Teaching
I currently give the following courses at University Bretagne Sud and Institut Agro (Rennes). The teaching material should be online soon.
Descriptive statistics (Bachelor)
Maximum likelihood estimation (Bachelor)
Introduction to spatial and spatio-temporal statistics (Bachelor and Master)
Bayesian linear model (Master)
In addition, here are two workshops that I frequently give to ecologists and/or statisticians as an introduction to spatio-temporal modeling for ecology.
Spatial and spatio-temporal statistics applied to ecology
This is a short introduction to statistical spatio-temporal modeling. It starts with basic concepts related to hierarchical modeling in a spatio-temporal context before moving to specific notions regarding the specification of the spatial and spatio-temporal variance-covariance function. Some inference methods are also described (kriging, maximum likelihood method and Bayesian inference with a focus on INLA). Some codes are presented as an introduction to R-INLA, a R package to infer spatial and spatio-temporal models based on Bayesian inference. Here are the slides and the related codes.
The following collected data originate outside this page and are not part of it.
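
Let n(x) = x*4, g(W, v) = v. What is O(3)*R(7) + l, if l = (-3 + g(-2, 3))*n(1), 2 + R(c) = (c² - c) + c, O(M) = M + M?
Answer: 282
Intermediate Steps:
n(x) = 4*x
O(M) = 2*M
R(c) = -2 + c² (R(c) = -2 + ((c² - c) + c) = -2 + c²)
l = 0 (l = (-3 + 3)*(4*1) = 0*4 = 0)
O(3)*R(7) + l = (2*3)*(-2 + 7²) + 0 = 6*(-2 + 49) + 0 = 6*47 + 0 = 282 + 0 = 282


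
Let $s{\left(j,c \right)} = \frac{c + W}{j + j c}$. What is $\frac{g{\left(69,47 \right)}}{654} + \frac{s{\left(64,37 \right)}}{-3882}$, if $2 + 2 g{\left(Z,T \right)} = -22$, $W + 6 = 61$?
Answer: $- \frac{4723019}{257267904} \approx -0.018358$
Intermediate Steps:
$W = 55$ ($W = -6 + 61 = 55$)
$g{\left(Z,T \right)} = -12$ ($g{\left(Z,T \right)} = -1 + \frac{1}{2} \left(-22\right) = -1 - 11 = -12$)
$s{\left(j,c \right)} = \frac{55 + c}{j + c j}$ ($s{\left(j,c \right)} = \frac{c + 55}{j + j c} = \frac{55 + c}{j + c j}$)
$\frac{g{\left(69,47 \right)}}{654} + \frac{s{\left(64,37 \right)}}{-3882} = - \frac{12}{654} + \frac{\frac{1}{64} \frac{1}{1 + 37} \left(55 + 37\right)}{-3882} = \left(-12\right) \frac{1}{654} + \frac{1}{64} \cdot \frac{1}{38} \cdot 92 \left(- \frac{1}{3882}\right) = - \frac{2}{109} + \frac{1}{64} \cdot \frac{1}{38} \cdot 92 \left(- \frac{1}{3882}\right) = - \frac{2}{109} + \frac{23}{608} \left(- \frac{1}{3882}\right) = - \frac{2}{109} - \frac{23}{2360256} = - \frac{4723019}{257267904}$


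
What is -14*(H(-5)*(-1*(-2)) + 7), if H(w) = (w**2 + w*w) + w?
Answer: -1358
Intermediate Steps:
H(w) = w + 2*w**2 (H(w) = (w**2 + w**2) + w = 2*w**2 + w = w + 2*w**2)
-14*(H(-5)*(-1*(-2)) + 7) = -14*((-5*(1 + 2*(-5)))*(-1*(-2)) + 7) = -14*(-5*(1 - 10)*2 + 7) = -14*(-5*(-9)*2 + 7) = -14*(45*2 + 7) = -14*(90 + 7) = -14*97 = -1358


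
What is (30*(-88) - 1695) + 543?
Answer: -3792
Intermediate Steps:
(30*(-88) - 1695) + 543 = (-2640 - 1695) + 543 = -4335 + 543 = -3792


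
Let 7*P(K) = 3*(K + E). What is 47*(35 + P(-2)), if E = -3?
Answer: 10810/7 ≈ 1544.3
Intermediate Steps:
P(K) = -9/7 + 3*K/7 (P(K) = (3*(K - 3))/7 = (3*(-3 + K))/7 = (-9 + 3*K)/7 = -9/7 + 3*K/7)
47*(35 + P(-2)) = 47*(35 + (-9/7 + (3/7)*(-2))) = 47*(35 + (-9/7 - 6/7)) = 47*(35 - 15/7) = 47*(230/7) = 10810/7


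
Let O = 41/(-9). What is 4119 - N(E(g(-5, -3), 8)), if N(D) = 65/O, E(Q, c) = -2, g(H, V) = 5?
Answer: 169464/41 ≈ 4133.3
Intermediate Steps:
O = -41/9 (O = 41*(-⅑) = -41/9 ≈ -4.5556)
N(D) = -585/41 (N(D) = 65/(-41/9) = 65*(-9/41) = -585/41)
4119 - N(E(g(-5, -3), 8)) = 4119 - 1*(-585/41) = 4119 + 585/41 = 169464/41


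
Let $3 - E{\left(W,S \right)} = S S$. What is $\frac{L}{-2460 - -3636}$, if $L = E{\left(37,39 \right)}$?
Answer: $- \frac{253}{196} \approx -1.2908$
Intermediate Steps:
$E{\left(W,S \right)} = 3 - S^{2}$ ($E{\left(W,S \right)} = 3 - S S = 3 - S^{2}$)
$L = -1518$ ($L = 3 - 39^{2} = 3 - 1521 = -1518$)
$\frac{L}{-2460 - -3636} = - \frac{1518}{-2460 - -3636} = - \frac{1518}{-2460 + 3636} = - \frac{1518}{1176} = \left(-1518\right) \frac{1}{1176} = - \frac{253}{196}$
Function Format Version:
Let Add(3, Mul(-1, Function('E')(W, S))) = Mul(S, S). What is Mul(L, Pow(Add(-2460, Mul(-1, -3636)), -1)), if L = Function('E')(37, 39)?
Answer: Rational(-253, 196) ≈ -1.2908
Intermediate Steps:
Function('E')(W, S) = Add(3, Mul(-1, Pow(S, 2))) (Function('E')(W, S) = Add(3, Mul(-1, Mul(S, S))) = Add(3, Mul(-1, Pow(S, 2))))
L = -1518 (L = Add(3, Mul(-1, Pow(39, 2))) = Add(3, Mul(-1, 1521)) = Add(3, -1521) = -1518)
Mul(L, Pow(Add(-2460, Mul(-1, -3636)), -1)) = Mul(-1518, Pow(Add(-2460, Mul(-1, -3636)), -1)) = Mul(-1518, Pow(Add(-2460, 3636), -1)) = Mul(-1518, Pow(1176, -1)) = Mul(-1518, Rational(1, 1176)) = Rational(-253, 196)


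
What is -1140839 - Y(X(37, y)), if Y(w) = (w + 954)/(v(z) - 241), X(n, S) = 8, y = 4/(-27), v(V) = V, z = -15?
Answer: -146026911/128 ≈ -1.1408e+6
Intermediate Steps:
y = -4/27 (y = 4*(-1/27) = -4/27 ≈ -0.14815)
Y(w) = -477/128 - w/256 (Y(w) = (w + 954)/(-15 - 241) = (954 + w)/(-256) = (954 + w)*(-1/256) = -477/128 - w/256)
-1140839 - Y(X(37, y)) = -1140839 - (-477/128 - 1/256*8) = -1140839 - (-477/128 - 1/32) = -1140839 - 1*(-481/128) = -1140839 + 481/128 = -146026911/128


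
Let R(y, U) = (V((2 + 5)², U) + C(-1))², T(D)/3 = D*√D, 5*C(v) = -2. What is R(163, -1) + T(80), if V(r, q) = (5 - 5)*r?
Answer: 4/25 + 960*√5 ≈ 2146.8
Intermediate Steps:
C(v) = -⅖ (C(v) = (⅕)*(-2) = -⅖)
T(D) = 3*D^(3/2) (T(D) = 3*(D*√D) = 3*D^(3/2))
V(r, q) = 0 (V(r, q) = 0*r = 0)
R(y, U) = 4/25 (R(y, U) = (0 - ⅖)² = (-⅖)² = 4/25)
R(163, -1) + T(80) = 4/25 + 3*80^(3/2) = 4/25 + 3*(320*√5) = 4/25 + 960*√5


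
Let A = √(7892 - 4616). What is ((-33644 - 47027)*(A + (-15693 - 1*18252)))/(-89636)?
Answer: -2738377095/89636 + 242013*√91/44818 ≈ -30498.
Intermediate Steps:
A = 6*√91 (A = √3276 = 6*√91 ≈ 57.236)
((-33644 - 47027)*(A + (-15693 - 1*18252)))/(-89636) = ((-33644 - 47027)*(6*√91 + (-15693 - 1*18252)))/(-89636) = -80671*(6*√91 + (-15693 - 18252))*(-1/89636) = -80671*(6*√91 - 33945)*(-1/89636) = -80671*(-33945 + 6*√91)*(-1/89636) = (2738377095 - 484026*√91)*(-1/89636) = -2738377095/89636 + 242013*√91/44818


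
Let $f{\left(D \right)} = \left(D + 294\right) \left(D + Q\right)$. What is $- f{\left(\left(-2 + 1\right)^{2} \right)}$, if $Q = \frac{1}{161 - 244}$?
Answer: $- \frac{24190}{83} \approx -291.45$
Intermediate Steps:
$Q = - \frac{1}{83}$ ($Q = \frac{1}{-83} = - \frac{1}{83} \approx -0.012048$)
$f{\left(D \right)} = \left(294 + D\right) \left(- \frac{1}{83} + D\right)$ ($f{\left(D \right)} = \left(D + 294\right) \left(D - \frac{1}{83}\right) = \left(294 + D\right) \left(- \frac{1}{83} + D\right)$)
$- f{\left(\left(-2 + 1\right)^{2} \right)} = - (- \frac{294}{83} + \left(\left(-2 + 1\right)^{2}\right)^{2} + \frac{24401 \left(-2 + 1\right)^{2}}{83}) = - (- \frac{294}{83} + \left(\left(-1\right)^{2}\right)^{2} + \frac{24401 \left(-1\right)^{2}}{83}) = - (- \frac{294}{83} + 1^{2} + \frac{24401}{83} \cdot 1) = - (- \frac{294}{83} + 1 + \frac{24401}{83}) = \left(-1\right) \frac{24190}{83} = - \frac{24190}{83}$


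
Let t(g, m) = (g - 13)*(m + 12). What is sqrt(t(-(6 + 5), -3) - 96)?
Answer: 2*I*sqrt(78) ≈ 17.664*I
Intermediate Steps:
t(g, m) = (-13 + g)*(12 + m)
sqrt(t(-(6 + 5), -3) - 96) = sqrt((-156 - 13*(-3) + 12*(-(6 + 5)) - (6 + 5)*(-3)) - 96) = sqrt((-156 + 39 + 12*(-1*11) - 1*11*(-3)) - 96) = sqrt((-156 + 39 + 12*(-11) - 11*(-3)) - 96) = sqrt((-156 + 39 - 132 + 33) - 96) = sqrt(-216 - 96) = sqrt(-312) = 2*I*sqrt(78)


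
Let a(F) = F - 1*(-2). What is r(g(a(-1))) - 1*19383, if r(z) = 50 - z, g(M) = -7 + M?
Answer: -19327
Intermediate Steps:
a(F) = 2 + F (a(F) = F + 2 = 2 + F)
r(g(a(-1))) - 1*19383 = (50 - (-7 + (2 - 1))) - 1*19383 = (50 - (-7 + 1)) - 19383 = (50 - 1*(-6)) - 19383 = (50 + 6) - 19383 = 56 - 19383 = -19327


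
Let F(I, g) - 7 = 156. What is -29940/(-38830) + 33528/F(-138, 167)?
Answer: 130677246/632929 ≈ 206.46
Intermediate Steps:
F(I, g) = 163 (F(I, g) = 7 + 156 = 163)
-29940/(-38830) + 33528/F(-138, 167) = -29940/(-38830) + 33528/163 = -29940*(-1/38830) + 33528*(1/163) = 2994/3883 + 33528/163 = 130677246/632929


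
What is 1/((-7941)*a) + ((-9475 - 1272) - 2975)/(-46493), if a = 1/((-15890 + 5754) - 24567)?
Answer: 1722412981/369200913 ≈ 4.6652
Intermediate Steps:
a = -1/34703 (a = 1/(-10136 - 24567) = 1/(-34703) = -1/34703 ≈ -2.8816e-5)
1/((-7941)*a) + ((-9475 - 1272) - 2975)/(-46493) = 1/((-7941)*(-1/34703)) + ((-9475 - 1272) - 2975)/(-46493) = -1/7941*(-34703) + (-10747 - 2975)*(-1/46493) = 34703/7941 - 13722*(-1/46493) = 34703/7941 + 13722/46493 = 1722412981/369200913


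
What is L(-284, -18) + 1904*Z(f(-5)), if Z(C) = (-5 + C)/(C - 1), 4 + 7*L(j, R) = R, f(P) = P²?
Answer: 33254/21 ≈ 1583.5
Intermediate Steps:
L(j, R) = -4/7 + R/7
Z(C) = (-5 + C)/(-1 + C)
L(-284, -18) + 1904*Z(f(-5)) = (-4/7 + (⅐)*(-18)) + 1904*((-5 + (-5)²)/(-1 + (-5)²)) = (-4/7 - 18/7) + 1904*((-5 + 25)/(-1 + 25)) = -22/7 + 1904*(20/24) = -22/7 + 1904*((1/24)*20) = -22/7 + 1904*(⅚) = -22/7 + 4760/3 = 33254/21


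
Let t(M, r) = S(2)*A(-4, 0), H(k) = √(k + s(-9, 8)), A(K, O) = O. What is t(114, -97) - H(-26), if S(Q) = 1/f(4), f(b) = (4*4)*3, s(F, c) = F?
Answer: -I*√35 ≈ -5.9161*I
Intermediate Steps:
f(b) = 48 (f(b) = 16*3 = 48)
S(Q) = 1/48
H(k) = √(-9 + k) (H(k) = √(k - 9) = √(-9 + k))
t(M, r) = 0 (t(M, r) = (1/48)*0 = 0)
t(114, -97) - H(-26) = 0 - √(-9 - 26) = 0 - √(-35) = 0 - I*√35 = -I*√35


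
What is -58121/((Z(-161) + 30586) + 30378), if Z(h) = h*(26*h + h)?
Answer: -58121/760831 ≈ -0.076391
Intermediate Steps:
Z(h) = 27*h**2 (Z(h) = h*(27*h) = 27*h**2)
-58121/((Z(-161) + 30586) + 30378) = -58121/((27*(-161)**2 + 30586) + 30378) = -58121/((27*25921 + 30586) + 30378) = -58121/((699867 + 30586) + 30378) = -58121/(730453 + 30378) = -58121/760831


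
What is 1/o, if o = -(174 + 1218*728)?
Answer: -1/886878 ≈ -1.1276e-6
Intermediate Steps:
o = -886878 (o = -(174 + 886704) = -1*886878 = -886878)
1/o = 1/(-886878) = -1/886878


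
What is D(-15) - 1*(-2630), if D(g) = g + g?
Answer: 2600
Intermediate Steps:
D(g) = 2*g
D(-15) - 1*(-2630) = 2*(-15) - 1*(-2630) = -30 + 2630 = 2600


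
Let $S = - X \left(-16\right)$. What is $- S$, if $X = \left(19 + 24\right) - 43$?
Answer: $0$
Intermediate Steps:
$X = 0$ ($X = 43 - 43 = 0$)
$S = 0$ ($S = \left(-1\right) 0 \left(-16\right) = 0 \left(-16\right) = 0$)
$- S = \left(-1\right) 0 = 0$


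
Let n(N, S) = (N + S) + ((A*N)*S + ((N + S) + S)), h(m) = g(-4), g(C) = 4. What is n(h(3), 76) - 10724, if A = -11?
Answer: -13832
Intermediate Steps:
h(m) = 4
n(N, S) = 2*N + 3*S - 11*N*S (n(N, S) = (N + S) + ((-11*N)*S + ((N + S) + S)) = (N + S) + (-11*N*S + (N + 2*S)) = (N + S) + (N + 2*S - 11*N*S) = 2*N + 3*S - 11*N*S)
n(h(3), 76) - 10724 = (2*4 + 3*76 - 11*4*76) - 10724 = (8 + 228 - 3344) - 10724 = -3108 - 10724 = -13832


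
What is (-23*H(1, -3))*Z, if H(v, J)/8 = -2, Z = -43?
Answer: -15824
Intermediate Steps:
H(v, J) = -16 (H(v, J) = 8*(-2) = -16)
(-23*H(1, -3))*Z = -23*(-16)*(-43) = 368*(-43) = -15824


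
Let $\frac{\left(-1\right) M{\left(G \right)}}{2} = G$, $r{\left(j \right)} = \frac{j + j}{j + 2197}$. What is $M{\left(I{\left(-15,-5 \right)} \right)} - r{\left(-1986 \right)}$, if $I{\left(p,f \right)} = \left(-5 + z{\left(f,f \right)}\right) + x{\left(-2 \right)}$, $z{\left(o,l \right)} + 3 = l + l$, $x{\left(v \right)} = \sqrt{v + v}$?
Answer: $\frac{11568}{211} - 4 i \approx 54.825 - 4.0 i$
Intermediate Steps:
$x{\left(v \right)} = \sqrt{2} \sqrt{v}$ ($x{\left(v \right)} = \sqrt{2 v} = \sqrt{2} \sqrt{v}$)
$z{\left(o,l \right)} = -3 + 2 l$ ($z{\left(o,l \right)} = -3 + \left(l + l\right) = -3 + 2 l$)
$r{\left(j \right)} = \frac{2 j}{2197 + j}$
$I{\left(p,f \right)} = -8 + 2 i + 2 f$ ($I{\left(p,f \right)} = \left(-5 + \left(-3 + 2 f\right)\right) + \sqrt{2} \sqrt{-2} = \left(-8 + 2 f\right) + \sqrt{2} i \sqrt{2} = \left(-8 + 2 f\right) + 2 i = -8 + 2 i + 2 f$)
$M{\left(G \right)} = - 2 G$
$M{\left(I{\left(-15,-5 \right)} \right)} - r{\left(-1986 \right)} = - 2 \left(-8 + 2 i + 2 \left(-5\right)\right) - 2 \left(-1986\right) \frac{1}{2197 - 1986} = - 2 \left(-8 + 2 i - 10\right) - 2 \left(-1986\right) \frac{1}{211} = - 2 \left(-18 + 2 i\right) - 2 \left(-1986\right) \frac{1}{211} = \left(36 - 4 i\right) - - \frac{3972}{211} = \left(36 - 4 i\right) + \frac{3972}{211} = \frac{11568}{211} - 4 i$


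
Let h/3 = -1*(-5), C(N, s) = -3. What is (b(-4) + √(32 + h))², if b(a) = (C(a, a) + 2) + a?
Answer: (5 - √47)² ≈ 3.4435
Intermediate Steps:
h = 15 (h = 3*(-1*(-5)) = 3*5 = 15)
b(a) = -1 + a (b(a) = (-3 + 2) + a = -1 + a)
(b(-4) + √(32 + h))² = ((-1 - 4) + √(32 + 15))² = (-5 + √47)²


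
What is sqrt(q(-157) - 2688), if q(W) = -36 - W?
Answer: I*sqrt(2567) ≈ 50.666*I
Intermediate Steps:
sqrt(q(-157) - 2688) = sqrt((-36 - 1*(-157)) - 2688) = sqrt((-36 + 157) - 2688) = sqrt(121 - 2688) = sqrt(-2567) = I*sqrt(2567)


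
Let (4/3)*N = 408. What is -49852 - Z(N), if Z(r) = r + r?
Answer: -50464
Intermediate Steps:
N = 306 (N = (¾)*408 = 306)
Z(r) = 2*r
-49852 - Z(N) = -49852 - 2*306 = -49852 - 1*612 = -49852 - 612 = -50464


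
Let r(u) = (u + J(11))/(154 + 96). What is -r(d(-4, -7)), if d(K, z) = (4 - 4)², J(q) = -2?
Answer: 1/125 ≈ 0.0080000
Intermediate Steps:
d(K, z) = 0 (d(K, z) = 0² = 0)
r(u) = -1/125 + u/250 (r(u) = (u - 2)/(154 + 96) = (-2 + u)/250 = (-2 + u)*(1/250) = -1/125 + u/250)
-r(d(-4, -7)) = -(-1/125 + (1/250)*0) = -(-1/125 + 0) = -1*(-1/125) = 1/125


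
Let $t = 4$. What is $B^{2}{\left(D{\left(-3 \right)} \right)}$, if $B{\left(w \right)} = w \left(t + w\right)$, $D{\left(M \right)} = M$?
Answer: $9$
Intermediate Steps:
$B{\left(w \right)} = w \left(4 + w\right)$
$B^{2}{\left(D{\left(-3 \right)} \right)} = \left(- 3 \left(4 - 3\right)\right)^{2} = \left(\left(-3\right) 1\right)^{2} = \left(-3\right)^{2} = 9$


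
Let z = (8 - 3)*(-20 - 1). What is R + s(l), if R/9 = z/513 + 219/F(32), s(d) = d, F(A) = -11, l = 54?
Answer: -26548/209 ≈ -127.02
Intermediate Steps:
z = -105 (z = 5*(-21) = -105)
R = -37834/209 (R = 9*(-105/513 + 219/(-11)) = 9*(-105*1/513 + 219*(-1/11)) = 9*(-35/171 - 219/11) = 9*(-37834/1881) = -37834/209 ≈ -181.02)
R + s(l) = -37834/209 + 54 = -26548/209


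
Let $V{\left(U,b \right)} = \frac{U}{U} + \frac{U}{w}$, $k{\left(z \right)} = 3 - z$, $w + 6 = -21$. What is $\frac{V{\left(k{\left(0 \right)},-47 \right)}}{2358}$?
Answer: $\frac{4}{10611} \approx 0.00037697$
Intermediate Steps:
$w = -27$ ($w = -6 - 21 = -27$)
$V{\left(U,b \right)} = 1 - \frac{U}{27}$ ($V{\left(U,b \right)} = \frac{U}{U} + \frac{U}{-27} = 1 + U \left(- \frac{1}{27}\right) = 1 - \frac{U}{27}$)
$\frac{V{\left(k{\left(0 \right)},-47 \right)}}{2358} = \frac{1 - \frac{3 - 0}{27}}{2358} = \left(1 - \frac{3 + 0}{27}\right) \frac{1}{2358} = \left(1 - \frac{1}{9}\right) \frac{1}{2358} = \frac{8}{9} \cdot \frac{1}{2358} = \frac{4}{10611}$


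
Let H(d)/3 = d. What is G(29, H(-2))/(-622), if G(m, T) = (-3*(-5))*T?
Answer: 45/311 ≈ 0.14469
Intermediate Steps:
H(d) = 3*d
G(m, T) = 15*T
G(29, H(-2))/(-622) = (15*(3*(-2)))/(-622) = (15*(-6))*(-1/622) = -90*(-1/622) = 45/311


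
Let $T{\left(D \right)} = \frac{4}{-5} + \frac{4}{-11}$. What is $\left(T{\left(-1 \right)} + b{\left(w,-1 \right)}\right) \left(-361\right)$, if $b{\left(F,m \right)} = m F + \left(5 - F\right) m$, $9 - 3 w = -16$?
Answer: $\frac{122379}{55} \approx 2225.1$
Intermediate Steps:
$w = \frac{25}{3}$ ($w = 3 - - \frac{16}{3} = 3 + \frac{16}{3} = \frac{25}{3} \approx 8.3333$)
$b{\left(F,m \right)} = F m + m \left(5 - F\right)$
$T{\left(D \right)} = - \frac{64}{55}$ ($T{\left(D \right)} = 4 \left(- \frac{1}{5}\right) + 4 \left(- \frac{1}{11}\right) = - \frac{4}{5} - \frac{4}{11} = - \frac{64}{55}$)
$\left(T{\left(-1 \right)} + b{\left(w,-1 \right)}\right) \left(-361\right) = \left(- \frac{64}{55} + 5 \left(-1\right)\right) \left(-361\right) = \left(- \frac{64}{55} - 5\right) \left(-361\right) = \left(- \frac{339}{55}\right) \left(-361\right) = \frac{122379}{55}$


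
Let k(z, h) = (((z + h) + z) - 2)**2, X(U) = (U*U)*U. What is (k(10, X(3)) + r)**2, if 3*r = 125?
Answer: 38440000/9 ≈ 4.2711e+6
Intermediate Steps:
r = 125/3 (r = (1/3)*125 = 125/3 ≈ 41.667)
X(U) = U**3 (X(U) = U**2*U = U**3)
k(z, h) = (-2 + h + 2*z)**2 (k(z, h) = (((h + z) + z) - 2)**2 = ((h + 2*z) - 2)**2 = (-2 + h + 2*z)**2)
(k(10, X(3)) + r)**2 = ((-2 + 3**3 + 2*10)**2 + 125/3)**2 = ((-2 + 27 + 20)**2 + 125/3)**2 = (45**2 + 125/3)**2 = (2025 + 125/3)**2 = (6200/3)**2 = 38440000/9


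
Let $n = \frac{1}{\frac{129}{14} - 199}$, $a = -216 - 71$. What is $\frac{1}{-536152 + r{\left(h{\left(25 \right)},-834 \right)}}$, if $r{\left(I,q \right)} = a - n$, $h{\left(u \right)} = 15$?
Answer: $- \frac{2657}{1425318409} \approx -1.8641 \cdot 10^{-6}$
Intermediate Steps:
$a = -287$ ($a = -216 - 71 = -287$)
$n = - \frac{14}{2657}$ ($n = \frac{1}{129 \cdot \frac{1}{14} - 199} = \frac{1}{\frac{129}{14} - 199} = \frac{1}{- \frac{2657}{14}} = - \frac{14}{2657} \approx -0.0052691$)
$r{\left(I,q \right)} = - \frac{762545}{2657}$ ($r{\left(I,q \right)} = -287 - - \frac{14}{2657} = -287 + \frac{14}{2657} = - \frac{762545}{2657}$)
$\frac{1}{-536152 + r{\left(h{\left(25 \right)},-834 \right)}} = \frac{1}{-536152 - \frac{762545}{2657}} = \frac{1}{- \frac{1425318409}{2657}} = - \frac{2657}{1425318409}$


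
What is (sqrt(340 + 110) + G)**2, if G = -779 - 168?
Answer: 897259 - 28410*sqrt(2) ≈ 8.5708e+5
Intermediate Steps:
G = -947
(sqrt(340 + 110) + G)**2 = (sqrt(340 + 110) - 947)**2 = (sqrt(450) - 947)**2 = (15*sqrt(2) - 947)**2 = (-947 + 15*sqrt(2))**2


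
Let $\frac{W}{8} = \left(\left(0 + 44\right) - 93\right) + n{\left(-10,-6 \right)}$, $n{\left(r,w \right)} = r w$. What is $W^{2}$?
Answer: $7744$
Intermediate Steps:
$W = 88$ ($W = 8 \left(\left(\left(0 + 44\right) - 93\right) - -60\right) = 8 \left(\left(44 - 93\right) + 60\right) = 8 \left(-49 + 60\right) = 8 \cdot 11 = 88$)
$W^{2} = 88^{2} = 7744$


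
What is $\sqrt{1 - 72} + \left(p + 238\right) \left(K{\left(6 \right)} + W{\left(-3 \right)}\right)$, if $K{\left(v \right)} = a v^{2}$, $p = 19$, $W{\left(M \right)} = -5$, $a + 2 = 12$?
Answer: $91235 + i \sqrt{71} \approx 91235.0 + 8.4261 i$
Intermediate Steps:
$a = 10$ ($a = -2 + 12 = 10$)
$K{\left(v \right)} = 10 v^{2}$
$\sqrt{1 - 72} + \left(p + 238\right) \left(K{\left(6 \right)} + W{\left(-3 \right)}\right) = \sqrt{1 - 72} + \left(19 + 238\right) \left(10 \cdot 6^{2} - 5\right) = \sqrt{-71} + 257 \left(10 \cdot 36 - 5\right) = i \sqrt{71} + 257 \left(360 - 5\right) = i \sqrt{71} + 257 \cdot 355 = i \sqrt{71} + 91235 = 91235 + i \sqrt{71}$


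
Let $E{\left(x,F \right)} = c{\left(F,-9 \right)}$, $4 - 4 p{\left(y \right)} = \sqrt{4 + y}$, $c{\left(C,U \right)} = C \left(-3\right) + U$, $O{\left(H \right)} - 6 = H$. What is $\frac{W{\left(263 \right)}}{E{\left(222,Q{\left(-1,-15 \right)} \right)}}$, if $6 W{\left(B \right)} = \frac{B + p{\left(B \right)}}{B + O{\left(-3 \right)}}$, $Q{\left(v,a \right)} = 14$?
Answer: $- \frac{22}{6783} + \frac{\sqrt{267}}{325584} \approx -0.0031932$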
These slides are mainly based on:
Wikle, C. K., Zammit-Mangion, A., & Cressie, N. Spatio-temporal Statistics with R. Chapman and Hall/CRC, 2019. link
Krainski, Elias, et al. Advanced spatial modeling with stochastic partial differential equations using R and INLA. Chapman and Hall/CRC, 2018. link
Cressie, Noel, and Christopher K. Wikle. Statistics for spatio-temporal data. John Wiley & Sons, 2015.
a workshop provided by Thomas Opitz and Denis Allard at Rochebrune.
Workshop on R-INLA
This is a short introduction to the R-INLA tool, a R package to infer spatial and spatio-temporal models through Bayesian inference. It first describes the global structure of the models implemented in R-INLA. Second, it introduces the SPDE approach and the Integrated Nested Laplace Approximation, two methods implemented in R-INLA to ease the computation burden related to spatial and spatio-temporal model inference. Here are the slides and the related codes.

These slides are mainly based on:
Krainski, Elias, et al. Advanced spatial modeling with stochastic partial differential equations using R and INLA. Chapman and Hall/CRC, 2018. link
a workshop provided by Thomas Opitz and Denis Allard at Rochebrune.